Screenshot of www.kitazono.jp

 でも加齢で食欲が細くなってきて、野菜不足や魚介類を食べることが少ない場合には有益と考えられることをお話した。
 ボケ防止に『DHA』はどうかとも質問され、これも同様に答えた。
 ちょっと芸が無かったかもしれない。
 いや、芸は必要無いんだけど。
 ところがそこで、病院に通院していて、カルシウム・ビタミンB12・ビタミンEを処方されており、そことは別な病院で『当帰湯』が不眠に処方されていると分かった。
 『当帰湯』は本来、胸痛や胸背痛とか肋間神経痛などに使われるはずなんだけど、血行不良の改善を狙ってるのかな?
 そんな疑問を持ったんだけど、それ以上に問題なのが、それぞれの担当医には処方されている物について知らせていないという。
 うへぇ、そんな状況でドラッグストアーに肝油ドロップやサプリメントを買いに来られても困ります(^_^;)
 しかも、漢方薬の方の担当医は石原結實先生だそうな。
 それが本当なら、石原先生を頼らないのはモッタイナイ話じゃないですか……。
 どうしても何か買っていきたいらしく、『DHA・EPA』のサプリメントを売ってしまったけど、それぞれの担当医には、ちゃんと報告して下さいね(;´Д`)ノ~
Screenshot of www.ishihara-yumi.com

 ご主人に湿疹の薬を頼まれたというお客様が来店され、症状を尋ねると、頬に赤味と痒みがあり、『ラナケインS』を使っていたとのこと。
 ステロイド剤じゃないから顔に塗るのは問題無いし、局所麻酔成分が入っているから痒みを抑えるのにも適しているのは確か。
 発症も、しょっちゅうという訳では無いそうなので、同じく『ラナケインS』でも構わないとも考えられる。
 でも、皮膚疾患は薬を変えて経過観察をすることで、より適する物を探すということも考えられる。
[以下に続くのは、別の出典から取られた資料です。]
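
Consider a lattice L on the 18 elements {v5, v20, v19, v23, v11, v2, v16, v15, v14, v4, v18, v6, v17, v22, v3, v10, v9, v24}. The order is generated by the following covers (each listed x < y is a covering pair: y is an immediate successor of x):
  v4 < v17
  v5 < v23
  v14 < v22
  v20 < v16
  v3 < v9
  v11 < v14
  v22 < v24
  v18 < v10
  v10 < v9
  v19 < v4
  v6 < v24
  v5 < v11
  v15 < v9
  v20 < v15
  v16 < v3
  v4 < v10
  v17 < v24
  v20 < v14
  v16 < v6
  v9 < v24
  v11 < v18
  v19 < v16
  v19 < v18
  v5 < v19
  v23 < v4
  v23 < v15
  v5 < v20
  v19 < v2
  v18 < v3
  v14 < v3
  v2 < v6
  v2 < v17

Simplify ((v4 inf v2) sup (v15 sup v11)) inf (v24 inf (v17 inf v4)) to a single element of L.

v4

v4 ∧ v2 = v19
v15 ∨ v11 = v9
v19 ∨ v9 = v9
v17 ∧ v4 = v4
v24 ∧ v4 = v4
v9 ∧ v4 = v4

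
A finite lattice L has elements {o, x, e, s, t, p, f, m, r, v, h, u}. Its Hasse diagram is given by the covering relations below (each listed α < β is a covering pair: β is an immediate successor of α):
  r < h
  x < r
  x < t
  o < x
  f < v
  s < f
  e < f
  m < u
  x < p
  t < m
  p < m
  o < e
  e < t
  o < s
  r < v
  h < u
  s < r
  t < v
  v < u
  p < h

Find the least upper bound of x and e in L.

t

Common upper bounds of {x, e}: m, t, u, v.
The least among these is t.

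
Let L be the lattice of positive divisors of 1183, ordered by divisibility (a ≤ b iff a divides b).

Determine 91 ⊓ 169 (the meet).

In the divisibility order, the meet is the greatest common divisor: gcd(91, 169) = 13.

13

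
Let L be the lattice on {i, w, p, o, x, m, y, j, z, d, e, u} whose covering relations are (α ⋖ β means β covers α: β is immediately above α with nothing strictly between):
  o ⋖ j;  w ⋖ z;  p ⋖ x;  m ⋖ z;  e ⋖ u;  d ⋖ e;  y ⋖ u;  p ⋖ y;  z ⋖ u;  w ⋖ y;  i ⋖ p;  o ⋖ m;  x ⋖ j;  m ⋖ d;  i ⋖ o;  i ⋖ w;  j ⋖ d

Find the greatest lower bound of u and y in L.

y

Common lower bounds of {u, y}: i, p, w, y.
The greatest among these is y.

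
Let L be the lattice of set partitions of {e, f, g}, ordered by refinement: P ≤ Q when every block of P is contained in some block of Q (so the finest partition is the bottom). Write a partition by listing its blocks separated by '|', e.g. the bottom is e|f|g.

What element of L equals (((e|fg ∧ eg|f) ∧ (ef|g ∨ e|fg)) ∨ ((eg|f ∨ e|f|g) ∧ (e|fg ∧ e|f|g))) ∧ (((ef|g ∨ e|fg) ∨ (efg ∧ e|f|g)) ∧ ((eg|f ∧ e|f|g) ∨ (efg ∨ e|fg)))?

e|fg ∧ eg|f = e|f|g
ef|g ∨ e|fg = efg
e|f|g ∧ efg = e|f|g
eg|f ∨ e|f|g = eg|f
e|fg ∧ e|f|g = e|f|g
eg|f ∧ e|f|g = e|f|g
e|f|g ∨ e|f|g = e|f|g
ef|g ∨ e|fg = efg
efg ∧ e|f|g = e|f|g
efg ∨ e|f|g = efg
eg|f ∧ e|f|g = e|f|g
efg ∨ e|fg = efg
e|f|g ∨ efg = efg
efg ∧ efg = efg
e|f|g ∧ efg = e|f|g

e|f|g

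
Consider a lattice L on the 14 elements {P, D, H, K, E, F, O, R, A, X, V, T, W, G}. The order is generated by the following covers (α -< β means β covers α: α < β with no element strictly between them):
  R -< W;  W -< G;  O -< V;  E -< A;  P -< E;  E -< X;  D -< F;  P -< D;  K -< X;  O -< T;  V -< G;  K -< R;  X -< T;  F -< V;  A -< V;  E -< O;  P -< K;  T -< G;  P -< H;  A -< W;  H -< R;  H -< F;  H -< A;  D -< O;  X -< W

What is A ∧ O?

E

Common lower bounds of {A, O}: E, P.
The greatest among these is E.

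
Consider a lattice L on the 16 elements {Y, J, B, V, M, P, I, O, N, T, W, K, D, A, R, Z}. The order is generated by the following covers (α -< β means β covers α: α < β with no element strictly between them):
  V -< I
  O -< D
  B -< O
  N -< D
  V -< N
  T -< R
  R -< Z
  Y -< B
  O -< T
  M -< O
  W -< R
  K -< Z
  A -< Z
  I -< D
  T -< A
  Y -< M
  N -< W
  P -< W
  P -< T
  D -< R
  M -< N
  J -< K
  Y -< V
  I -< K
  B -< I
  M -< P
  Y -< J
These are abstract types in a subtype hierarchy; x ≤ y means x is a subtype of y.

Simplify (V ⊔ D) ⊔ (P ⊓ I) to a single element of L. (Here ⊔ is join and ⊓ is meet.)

D

V ∨ D = D
P ∧ I = Y
D ∨ Y = D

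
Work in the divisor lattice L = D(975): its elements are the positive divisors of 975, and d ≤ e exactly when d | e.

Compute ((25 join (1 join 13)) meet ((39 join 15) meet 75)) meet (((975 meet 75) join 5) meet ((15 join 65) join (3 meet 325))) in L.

5

1 ∨ 13 = 13
25 ∨ 13 = 325
39 ∨ 15 = 195
195 ∧ 75 = 15
325 ∧ 15 = 5
975 ∧ 75 = 75
75 ∨ 5 = 75
15 ∨ 65 = 195
3 ∧ 325 = 1
195 ∨ 1 = 195
75 ∧ 195 = 15
5 ∧ 15 = 5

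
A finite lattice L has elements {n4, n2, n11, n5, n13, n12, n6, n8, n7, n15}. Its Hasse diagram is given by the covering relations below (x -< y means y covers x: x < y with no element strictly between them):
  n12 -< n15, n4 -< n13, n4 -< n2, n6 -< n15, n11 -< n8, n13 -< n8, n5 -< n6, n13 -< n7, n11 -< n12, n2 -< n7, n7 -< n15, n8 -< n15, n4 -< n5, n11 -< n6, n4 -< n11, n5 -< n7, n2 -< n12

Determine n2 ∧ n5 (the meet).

n4

Common lower bounds of {n2, n5}: n4.
The greatest among these is n4.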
 もちろん、それで劇的に改善するケースもあれば、悪化させてしまうケースもあるから、気軽に勧められる話ではないんだけど。
 なにより、発症する時のキッカケは分からないというし。
 でも、同じ場所に繰り返し現れるというのも気になる。
 お客様にはリスクの話もしたうえで、別な角度から検証するために副腎皮質ホルモンの『ロコイダンクリーム』を使ってみることを提案して、試していただく事になった。
 そして、発症した時や、症状か軽くなる時に、気温や体調、食べた物などをメモして、病院を受診するよう勧めた。
 本人が来店していない時に、こういう実験的な手法は避けたいところなんだけど。
 ドラッグストアーに薬を買いに来る人の多くは頼まれ物で、頼んだ方は毎回同じ物を使うことに疑問も思っていなかったりするから、そうなると別な薬を試してみることも、病院を受診してみることも、家族の人から伝えてもらうしか方法が無い。